Don't get me wrong, I HATE being on the phone (due to all the years of doing tech support), but I still understand that it's good for society and culture as a whole to have a ubquitous communication system. The combination of VoIP, along with cheap corporations (providers) will degrade that. Something wholly different may step in and fill the gap, but looking forward now, who can say for sure? In the meantime, I'd just as soon keep the phone system running until "the next great thing" comes along.
Also according to him, the whole company has one foot in the grave and another on a bananna peel. He says they'll be bankrupt within the decade.
I guess it's hard for a beheamoth like AT&T to have the agility to succeed in todays market. Especially when the technologies they implement are fundamentally flawed.
To blog is sublime
We installed 100 Mbps internet in 1999. While we dug all over the place, we installed multi mode, single mode, coax and Cat-5 to all houses in the block...
;)
Now we're running VoIP-telephony from the Internet, to the Central (where we have a Ericsson DRU unit and three special phone switches), via the Cat-5s to all houses! It really works, and it is dang cheap!

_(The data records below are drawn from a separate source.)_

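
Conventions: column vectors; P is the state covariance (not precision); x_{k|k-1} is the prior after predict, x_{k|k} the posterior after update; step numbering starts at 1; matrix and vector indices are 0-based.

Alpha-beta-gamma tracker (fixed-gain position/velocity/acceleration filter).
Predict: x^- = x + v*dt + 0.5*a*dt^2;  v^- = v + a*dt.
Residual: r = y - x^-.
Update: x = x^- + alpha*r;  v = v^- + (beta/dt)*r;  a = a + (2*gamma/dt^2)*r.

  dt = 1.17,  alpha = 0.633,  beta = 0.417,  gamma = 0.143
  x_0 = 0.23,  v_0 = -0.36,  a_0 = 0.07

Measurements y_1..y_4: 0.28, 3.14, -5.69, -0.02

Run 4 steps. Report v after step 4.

v_post = -1.1347

step 1: x_pred=-0.1433  r=0.4233  x^+=0.1247  v^+=-0.1272  a^+=0.1584
step 2: x_pred=0.0842  r=3.0558  x^+=2.0185  v^+=1.1472  a^+=0.7969
step 3: x_pred=3.9062  r=-9.5962  x^+=-2.1682  v^+=-1.3406  a^+=-1.2080
step 4: x_pred=-4.5635  r=4.5435  x^+=-1.6875  v^+=-1.1347  a^+=-0.2588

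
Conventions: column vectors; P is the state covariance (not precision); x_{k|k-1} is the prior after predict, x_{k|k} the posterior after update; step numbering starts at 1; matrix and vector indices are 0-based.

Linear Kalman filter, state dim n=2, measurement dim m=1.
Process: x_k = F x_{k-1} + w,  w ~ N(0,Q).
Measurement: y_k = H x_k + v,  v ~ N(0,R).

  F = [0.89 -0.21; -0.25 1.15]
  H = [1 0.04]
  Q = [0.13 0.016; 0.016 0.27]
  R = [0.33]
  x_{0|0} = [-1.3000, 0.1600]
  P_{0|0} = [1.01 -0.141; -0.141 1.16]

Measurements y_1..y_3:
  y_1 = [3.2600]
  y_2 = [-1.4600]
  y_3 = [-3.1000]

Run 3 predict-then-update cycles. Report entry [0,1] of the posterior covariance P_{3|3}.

step 1: x^-=[-1.1906, 0.5090]  P^-=[1.0339 -0.6406; -0.6406 1.9483]  S=[1.3158]  K=[0.7663; -0.4276]  nu=[4.4302]  x^+=[2.2043, -1.3855]  P^+=[0.2613 -0.2094; -0.2094 1.7077]
step 2: x^-=[2.2528, -2.1444]  P^-=[0.4905 -0.6799; -0.6799 2.6652]  S=[0.7704]  K=[0.6014; -0.7441]  nu=[-3.6270]  x^+=[0.0714, 0.5545]  P^+=[0.2119 -0.3351; -0.3351 2.2386]
step 3: x^-=[-0.0529, 0.6198]  P^-=[0.5218 -0.9323; -0.9323 3.4365]  S=[0.7827]  K=[0.6190; -1.0155]  nu=[-3.0719]  x^+=[-1.9544, 3.7395]  P^+=[0.2219 -0.4403; -0.4403 2.6293]

P_post[0,1] = -0.4403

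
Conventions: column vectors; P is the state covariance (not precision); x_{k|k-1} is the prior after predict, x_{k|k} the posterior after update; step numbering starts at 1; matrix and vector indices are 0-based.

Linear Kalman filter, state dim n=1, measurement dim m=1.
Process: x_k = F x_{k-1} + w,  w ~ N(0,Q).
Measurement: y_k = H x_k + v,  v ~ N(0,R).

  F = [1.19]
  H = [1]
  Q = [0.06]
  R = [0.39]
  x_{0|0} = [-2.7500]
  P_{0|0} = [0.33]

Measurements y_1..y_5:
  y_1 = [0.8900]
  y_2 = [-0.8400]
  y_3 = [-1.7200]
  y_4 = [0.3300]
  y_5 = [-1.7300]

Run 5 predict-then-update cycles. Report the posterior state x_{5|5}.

x_post = [-1.2775]

step 1: x^-=[-3.2725]  P^-=[0.5273]  S=[0.9173]  K=[0.5748]  nu=[4.1625]  x^+=[-0.8797]  P^+=[0.2242]
step 2: x^-=[-1.0469]  P^-=[0.3775]  S=[0.7675]  K=[0.4918]  nu=[0.2069]  x^+=[-0.9451]  P^+=[0.1918]
step 3: x^-=[-1.1247]  P^-=[0.3316]  S=[0.7216]  K=[0.4596]  nu=[-0.5953]  x^+=[-1.3983]  P^+=[0.1792]
step 4: x^-=[-1.6639]  P^-=[0.3138]  S=[0.7038]  K=[0.4459]  nu=[1.9939]  x^+=[-0.7749]  P^+=[0.1739]
step 5: x^-=[-0.9221]  P^-=[0.3062]  S=[0.6962]  K=[0.4399]  nu=[-0.8079]  x^+=[-1.2775]  P^+=[0.1715]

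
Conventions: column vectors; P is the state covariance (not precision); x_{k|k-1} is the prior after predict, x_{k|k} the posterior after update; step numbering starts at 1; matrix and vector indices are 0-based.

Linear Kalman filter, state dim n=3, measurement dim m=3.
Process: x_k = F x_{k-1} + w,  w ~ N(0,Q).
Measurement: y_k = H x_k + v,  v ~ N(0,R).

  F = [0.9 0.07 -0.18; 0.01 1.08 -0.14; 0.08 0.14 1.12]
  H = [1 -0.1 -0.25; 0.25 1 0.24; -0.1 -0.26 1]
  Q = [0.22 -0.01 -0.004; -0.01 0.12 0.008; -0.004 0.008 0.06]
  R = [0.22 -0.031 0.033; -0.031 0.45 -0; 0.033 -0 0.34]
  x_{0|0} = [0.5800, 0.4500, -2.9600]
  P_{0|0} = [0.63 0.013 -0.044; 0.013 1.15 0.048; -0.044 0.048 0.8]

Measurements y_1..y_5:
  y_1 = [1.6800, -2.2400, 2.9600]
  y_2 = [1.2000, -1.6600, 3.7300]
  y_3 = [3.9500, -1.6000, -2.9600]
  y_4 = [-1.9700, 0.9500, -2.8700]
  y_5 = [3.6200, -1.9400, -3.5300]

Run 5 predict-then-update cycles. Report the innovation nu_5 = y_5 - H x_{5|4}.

innov = [3.1852, -1.2475, -2.1468]

step 1: x^-=[1.0863, 0.9062, -3.2058]  P^-=[0.7765 0.1112 -0.1481; 0.1112 1.4630 0.1152; -0.1481 0.1152 1.0976]  S=[1.1373 0.0016 -0.4647; 0.0016 2.1179 -0.0802; -0.4647 -0.0802 1.5197]  K=[0.7310 0.1292 0.0627; -0.1327 0.7101 -0.1849; -0.0992 0.1876 0.6918]  nu=[-0.1171, -2.6484, 6.5100]  x^+=[1.0668, -2.1625, 0.8128]  P^+=[0.1711 -0.0210 0.0571; -0.0210 0.3252 0.0152; 0.0571 0.0152 0.2416]
step 2: x^-=[0.6625, -2.4387, 0.6929]  P^-=[0.3465 -0.0086 0.0176; -0.0086 0.4989 0.0357; 0.0176 0.0357 0.3851]  S=[0.5902 -0.0324 -0.0660; -0.0324 1.0077 -0.0071; -0.0660 -0.0071 0.7397]  K=[0.5903 0.1008 0.0336; -0.1015 0.4973 -0.1302; -0.0761 0.1326 0.5001]  nu=[0.4669, 0.4468, 2.4693]  x^+=[1.0661, -2.5854, 1.9515]  P^+=[0.1362 -0.0166 0.0402; -0.0166 0.2286 0.0102; 0.0402 0.0102 0.1742]
step 3: x^-=[0.4273, -3.0548, 1.9090]  P^-=[0.3217 -0.0105 0.0112; -0.0105 0.3866 0.0260; 0.0112 0.0260 0.2939]  S=[0.5618 -0.0222 -0.0494; -0.0222 0.8822 -0.0094; -0.0494 -0.0094 0.6469]  K=[0.5749 0.0970 0.0171; -0.0917 0.4388 -0.1142; -0.0723 0.1154 0.4382]  nu=[3.6945, 0.8898, -5.6205]  x^+=[2.5415, -2.3615, -0.7187]  P^+=[0.1310 -0.0151 0.0340; -0.0151 0.2019 0.0091; 0.0340 0.0091 0.1524]
step 4: x^-=[2.2514, -2.4244, -0.9322]  P^-=[0.3189 -0.0106 0.0090; -0.0106 0.3553 0.0243; 0.0090 0.0243 0.2646]  S=[0.5579 -0.0181 -0.0448; -0.0181 0.8479 -0.0103; -0.0448 -0.0103 0.6168]  K=[0.5735 0.0964 0.0106; -0.0887 0.4196 -0.1081; -0.0700 0.1097 0.4140]  nu=[-4.6969, 3.0352, -2.3430]  x^+=[-0.1746, -0.4811, -1.2402]  P^+=[0.1300 -0.0145 0.0317; -0.0145 0.1930 0.0090; 0.0317 0.0090 0.1440]
step 5: x^-=[0.0324, -0.3478, -1.4703]  P^-=[0.3186 -0.0106 0.0083; -0.0106 0.3448 0.0242; 0.0083 0.0242 0.2534]  S=[0.5570 -0.0166 -0.0429; -0.0166 0.8366 -0.0105; -0.0429 -0.0105 0.6051]  K=[0.5736 0.0963 0.0080; -0.0877 0.4129 -0.1055; -0.0688 0.1078 0.4040]  nu=[3.1852, -1.2475, -2.1468]  x^+=[1.7220, -0.9157, -2.6913]  P^+=[0.1298 -0.0143 0.0309; -0.0143 0.1899 0.0092; 0.0309 0.0092 0.1406]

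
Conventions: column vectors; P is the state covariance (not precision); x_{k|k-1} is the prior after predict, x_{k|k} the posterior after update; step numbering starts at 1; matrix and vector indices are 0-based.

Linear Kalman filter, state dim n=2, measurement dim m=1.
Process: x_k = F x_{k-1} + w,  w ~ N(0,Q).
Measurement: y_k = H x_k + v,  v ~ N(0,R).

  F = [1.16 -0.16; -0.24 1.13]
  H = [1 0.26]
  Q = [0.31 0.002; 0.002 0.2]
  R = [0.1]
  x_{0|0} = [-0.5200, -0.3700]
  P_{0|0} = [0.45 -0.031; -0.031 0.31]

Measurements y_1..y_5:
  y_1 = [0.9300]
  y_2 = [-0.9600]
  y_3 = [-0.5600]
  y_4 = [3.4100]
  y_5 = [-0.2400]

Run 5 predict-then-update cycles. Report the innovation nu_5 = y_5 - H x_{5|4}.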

See pictures of it for yourself. Follow the link in my signature.
I have 1 Gbps Internet access@home
I can't understand why the /. public seems to think that AT&T and VoIP are completely incompatible. VoIP is so much more than Skype or a H323/SIP-client that you install on your PC to make 'free' calls. There's a whole infrastructure in the Telco's backbone to support your call.
I work for Alcatel, and we're developping SoftSwitch solutions for lots of companies, including AT&T. They're probably the biggest customer.